Solution 3: Connect to an Alibaba Cloud data source (different accounts)
Scenarios
Use this solution if your data source and DataWorks workspace meet the following conditions:
The data source is an Alibaba Cloud product.
The data source and the DataWorks workspace belong to different Alibaba Cloud accounts.
Solution description
In a scenario that involves different accounts, you can use a VPC connection. You can use a network connectivity tool, such as Cloud Enterprise Network (CEN) or a VPC peering connection, to connect the data source of Account A to the DataWorks workspace resource group of Account B. This enables network communication.
Network connectivity diagram
Configure network connectivity
For more information about the solution and procedure, see Connect to a data source in a different account.
Solution 4: Connect to a data source deployed on an ECS instance
Scenarios
Use this solution if your data source meets the following condition:
The data source is deployed on an Alibaba Cloud ECS instance.
Solution description
If the ECS instance with the data source and the DataWorks workspace are in the same account and region , you can use a VPC connection. You can deploy the DataWorks workspace resource group and the ECS instance in the same VPC to enable network communication.
If the ECS instance with the data source and the DataWorks workspace are in different accounts or the same account but different regions , you can use a VPC connection. You can use a network connectivity tool, such as Cloud Enterprise Network (CEN) or a VPC peering connection, to connect the VPC of the DataWorks workspace resource group to the VPC of the ECS instance. This enables network communication.
Network connectivity diagram
Same account and region
Same account, different regions
Different accounts
Configure network connectivity
For more information about the solution and procedure, see Connect to a self-managed data source on an ECS instance.
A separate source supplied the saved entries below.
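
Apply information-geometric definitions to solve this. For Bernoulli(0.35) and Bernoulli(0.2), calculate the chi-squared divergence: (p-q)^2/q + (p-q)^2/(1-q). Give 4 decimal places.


Chi-squared divergence between Bernoulli distributions:
chi^2 = (p-q)^2/q + (p-q)^2/(1-q).
p = 0.35, q = 0.2, p-q = 0.15.
(p-q)^2 = 0.0225.
term1 = 0.0225/0.2 = 0.1125.
term2 = 0.0225/0.8 = 0.028125.
chi^2 = 0.1125 + 0.028125 = 0.1406

0.1406


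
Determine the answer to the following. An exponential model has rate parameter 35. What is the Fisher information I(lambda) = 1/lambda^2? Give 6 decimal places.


Fisher information for exponential: I(lambda) = 1/lambda^2.
lambda = 35, lambda^2 = 1225.
I = 1/1225 = 0.000816

0.000816


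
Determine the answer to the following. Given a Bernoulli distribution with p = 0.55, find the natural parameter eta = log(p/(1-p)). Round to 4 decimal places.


Natural parameter for Bernoulli: eta = log(p/(1-p)).
p = 0.55, 1-p = 0.45.
p/(1-p) = 1.222222.
eta = log(1.222222) = 0.2007

0.2007


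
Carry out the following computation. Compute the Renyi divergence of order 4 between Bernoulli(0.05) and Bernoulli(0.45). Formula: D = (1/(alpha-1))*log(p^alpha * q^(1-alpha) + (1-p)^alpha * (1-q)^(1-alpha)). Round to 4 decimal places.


Renyi divergence of order alpha between Bernoulli distributions:
D = (1/(alpha-1))*log(p^alpha * q^(1-alpha) + (1-p)^alpha * (1-q)^(1-alpha)).
alpha = 4, p = 0.05, q = 0.45.
p^alpha * q^(1-alpha) = 0.05^4 * 0.45^-3 = 6.9e-05.
(1-p)^alpha * (1-q)^(1-alpha) = 0.95^4 * 0.55^-3 = 4.895605.
sum = 6.9e-05 + 4.895605 = 4.895673.
D = (1/3)*log(4.895673) = 0.5295

0.5295


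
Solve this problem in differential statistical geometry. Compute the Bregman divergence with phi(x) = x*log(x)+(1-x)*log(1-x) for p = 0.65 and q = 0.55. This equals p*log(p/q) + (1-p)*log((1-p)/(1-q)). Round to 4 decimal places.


Bregman divergence with negative entropy generator:
D = p*log(p/q) + (1-p)*log((1-p)/(1-q)).
p = 0.65, q = 0.55.
p*log(p/q) = 0.65*log(0.65/0.55) = 0.108585.
(1-p)*log((1-p)/(1-q)) = 0.35*log(0.35/0.45) = -0.08796.
D = 0.108585 + -0.08796 = 0.0206

0.0206


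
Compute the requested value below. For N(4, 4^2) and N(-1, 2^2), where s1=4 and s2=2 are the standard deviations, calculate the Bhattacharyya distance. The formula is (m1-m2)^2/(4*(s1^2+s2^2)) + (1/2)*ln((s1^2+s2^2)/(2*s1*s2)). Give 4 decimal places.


Bhattacharyya distance between two Gaussians:
DB = (m1-m2)^2/(4*(s1^2+s2^2)) + (1/2)*ln((s1^2+s2^2)/(2*s1*s2)).
(m1-m2)^2 = (5)^2 = 25.
s1^2+s2^2 = 16 + 4 = 20.
term1 = 25/80 = 0.3125.
term2 = 0.5*ln(20/16.0) = 0.111572.
DB = 0.3125 + 0.111572 = 0.4241

0.4241


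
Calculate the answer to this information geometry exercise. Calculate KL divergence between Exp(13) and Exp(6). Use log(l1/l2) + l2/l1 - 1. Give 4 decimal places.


KL divergence for exponential family:
KL = log(l1/l2) + l2/l1 - 1.
log(13/6) = 0.77319.
6/13 = 0.461538.
KL = 0.77319 + 0.461538 - 1 = 0.2347

0.2347


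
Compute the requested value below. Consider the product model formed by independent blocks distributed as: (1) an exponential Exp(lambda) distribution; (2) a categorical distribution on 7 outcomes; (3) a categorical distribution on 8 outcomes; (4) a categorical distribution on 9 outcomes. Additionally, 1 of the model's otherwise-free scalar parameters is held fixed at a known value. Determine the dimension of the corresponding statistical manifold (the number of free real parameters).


The dimension of a statistical manifold equals the number of free
(independent) real parameters of the model. For a product of independent
blocks the parameter counts add.
- exponential (lambda): 1.
- categorical on 7 outcomes (probabilities sum to 1): 7-1 = 6.
- categorical on 8 outcomes (probabilities sum to 1): 8-1 = 7.
- categorical on 9 outcomes (probabilities sum to 1): 9-1 = 8.
Total = 1 + 6 + 7 + 8 = 22.
1 parameter(s) fixed at known values: 22 - 1 = 21.
Dimension = 21

21


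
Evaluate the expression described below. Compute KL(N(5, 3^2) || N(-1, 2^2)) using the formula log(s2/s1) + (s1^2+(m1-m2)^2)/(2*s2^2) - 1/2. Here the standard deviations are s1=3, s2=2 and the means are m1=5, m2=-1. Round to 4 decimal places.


KL divergence between normal distributions:
KL = log(s2/s1) + (s1^2 + (m1-m2)^2)/(2*s2^2) - 1/2.
log(2/3) = -0.405465.
(3^2 + (5--1)^2)/(2*2^2) = (9 + 36)/8 = 5.625.
KL = -0.405465 + 5.625 - 0.5 = 4.7195

4.7195


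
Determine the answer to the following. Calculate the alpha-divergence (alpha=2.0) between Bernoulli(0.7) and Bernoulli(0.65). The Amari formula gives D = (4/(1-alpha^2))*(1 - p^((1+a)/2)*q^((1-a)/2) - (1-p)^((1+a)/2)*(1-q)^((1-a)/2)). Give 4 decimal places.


Amari alpha-divergence:
D = (4/(1-alpha^2))*(1 - p^((1+a)/2)*q^((1-a)/2) - (1-p)^((1+a)/2)*(1-q)^((1-a)/2)).
alpha = 2.0, p = 0.7, q = 0.65.
e1 = (1+alpha)/2 = 1.5, e2 = (1-alpha)/2 = -0.5.
t1 = p^e1 * q^e2 = 0.7^1.5 * 0.65^-0.5 = 0.726424.
t2 = (1-p)^e1 * (1-q)^e2 = 0.3^1.5 * 0.35^-0.5 = 0.277746.
4/(1-alpha^2) = -1.333333.
D = -1.333333*(1 - 0.726424 - 0.277746) = 0.0056

0.0056


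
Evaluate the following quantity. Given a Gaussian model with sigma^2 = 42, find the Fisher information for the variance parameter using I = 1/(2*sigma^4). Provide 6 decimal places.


Fisher information for variance: I(sigma^2) = 1/(2*sigma^4).
sigma^2 = 42, so sigma^4 = 1764.
I = 1/(2*1764) = 1/3528 = 0.000283

0.000283


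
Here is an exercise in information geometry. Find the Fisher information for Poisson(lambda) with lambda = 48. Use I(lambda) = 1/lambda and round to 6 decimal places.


Fisher information for Poisson: I(lambda) = 1/lambda.
lambda = 48.
I(lambda) = 1/48 = 0.020833

0.020833


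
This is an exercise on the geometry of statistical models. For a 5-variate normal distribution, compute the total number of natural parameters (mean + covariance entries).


Exponential family dimension calculation:
For 5-dim MVN: mean has 5 params, covariance has 5*6/2 = 15 unique entries.
Total dim = 5 + 15 = 20.

20


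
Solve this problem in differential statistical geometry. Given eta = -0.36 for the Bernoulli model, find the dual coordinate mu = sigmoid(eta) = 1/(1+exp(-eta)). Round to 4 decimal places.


Dual coordinate (expectation parameter) for Bernoulli:
mu = 1/(1+exp(-eta)).
eta = -0.36.
exp(-eta) = exp(0.36) = 1.433329.
mu = 1/(1+1.433329) = 0.4110

0.4110


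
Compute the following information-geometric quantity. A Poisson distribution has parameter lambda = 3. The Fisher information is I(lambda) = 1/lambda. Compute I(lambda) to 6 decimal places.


Fisher information for Poisson: I(lambda) = 1/lambda.
lambda = 3.
I(lambda) = 1/3 = 0.333333

0.333333


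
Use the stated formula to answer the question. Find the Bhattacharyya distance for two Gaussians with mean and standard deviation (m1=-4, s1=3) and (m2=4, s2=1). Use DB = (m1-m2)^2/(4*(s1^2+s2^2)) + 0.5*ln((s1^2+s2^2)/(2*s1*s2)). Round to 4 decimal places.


Bhattacharyya distance between two Gaussians:
DB = (m1-m2)^2/(4*(s1^2+s2^2)) + (1/2)*ln((s1^2+s2^2)/(2*s1*s2)).
(m1-m2)^2 = (-8)^2 = 64.
s1^2+s2^2 = 9 + 1 = 10.
term1 = 64/40 = 1.6.
term2 = 0.5*ln(10/6.0) = 0.255413.
DB = 1.6 + 0.255413 = 1.8554

1.8554


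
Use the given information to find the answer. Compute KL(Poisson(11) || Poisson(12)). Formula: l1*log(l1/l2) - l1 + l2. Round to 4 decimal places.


KL divergence for Poisson:
KL = l1*log(l1/l2) - l1 + l2.
l1 = 11, l2 = 12.
log(11/12) = -0.087011.
l1*log(l1/l2) = 11 * -0.087011 = -0.957125.
KL = -0.957125 - 11 + 12 = 0.0429

0.0429


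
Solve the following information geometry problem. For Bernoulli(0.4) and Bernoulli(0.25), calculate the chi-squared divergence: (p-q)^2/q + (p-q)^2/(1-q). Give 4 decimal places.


Chi-squared divergence between Bernoulli distributions:
chi^2 = (p-q)^2/q + (p-q)^2/(1-q).
p = 0.4, q = 0.25, p-q = 0.15.
(p-q)^2 = 0.0225.
term1 = 0.0225/0.25 = 0.09.
term2 = 0.0225/0.75 = 0.03.
chi^2 = 0.09 + 0.03 = 0.1200

0.1200


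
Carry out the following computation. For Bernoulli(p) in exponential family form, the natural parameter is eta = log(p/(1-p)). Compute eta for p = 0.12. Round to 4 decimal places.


Natural parameter for Bernoulli: eta = log(p/(1-p)).
p = 0.12, 1-p = 0.88.
p/(1-p) = 0.136364.
eta = log(0.136364) = -1.9924

-1.9924


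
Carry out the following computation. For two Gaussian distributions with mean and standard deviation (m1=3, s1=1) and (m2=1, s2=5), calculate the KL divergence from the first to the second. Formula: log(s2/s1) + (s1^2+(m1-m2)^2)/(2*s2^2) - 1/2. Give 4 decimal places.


KL divergence between normal distributions:
KL = log(s2/s1) + (s1^2 + (m1-m2)^2)/(2*s2^2) - 1/2.
log(5/1) = 1.609438.
(1^2 + (3-1)^2)/(2*5^2) = (1 + 4)/50 = 0.1.
KL = 1.609438 + 0.1 - 0.5 = 1.2094

1.2094


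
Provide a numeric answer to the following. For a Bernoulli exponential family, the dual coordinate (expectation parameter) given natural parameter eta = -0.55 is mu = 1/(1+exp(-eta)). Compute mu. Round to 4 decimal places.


Dual coordinate (expectation parameter) for Bernoulli:
mu = 1/(1+exp(-eta)).
eta = -0.55.
exp(-eta) = exp(0.55) = 1.733253.
mu = 1/(1+1.733253) = 0.3659

0.3659


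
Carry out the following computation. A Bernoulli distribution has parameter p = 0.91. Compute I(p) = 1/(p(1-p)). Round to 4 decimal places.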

Solution 5: Connect to an IDC data source
Scenarios
Use this solution if your data source meets the following condition:
The data source is deployed in an on-premises data center (IDC).
Solution description
If your data source is in an on-premises data center (IDC), you can use a VPC connection. You can use a network connectivity tool, such as Express Connect, to connect the on-premises network of the data source to the VPC of the DataWorks workspace resource group. This enables network communication.
Network connectivity diagram
Configure network connectivity
For more information about the solution and procedure, see Connect to an on-premises IDC data source.
Solution 6: Connect to a data source over the Internet
Scenarios
Use this solution if your data source meets the following condition:
The data source has a public endpoint.
Solution description
Serverless resource groups do not have public network access by default. To access a data source over the Internet, you must configure an Internet NAT gateway and EIPs for the VPC attached to the resource group.
Legacy resource groups have public network access and can connect directly.
NoteLegacy resource groups are being phased out. We recommend that you use Serverless resource groups.
Network connectivity diagram
The diagram applies only to Serverless resource groups. Legacy resource groups have EIPs attached by default and can connect directly.
Configure network connectivity
For more information about the solution and procedure, see Connect to a data source over the Internet.
References
For more information about resource groups, see Overview of DataWorks resource groups.
To create and use a resource group, see Use a Serverless resource group.
To attach a VPC to a resource group, see Attach a virtual private cloud.
You can configure an Internet NAT gateway for the VPC and vSwitch attached to the resource group. For more information, see Use the SNAT feature of an Internet NAT gateway to access the Internet.
For answers to frequently asked questions about network connectivity, see Resource group operations and network connectivity.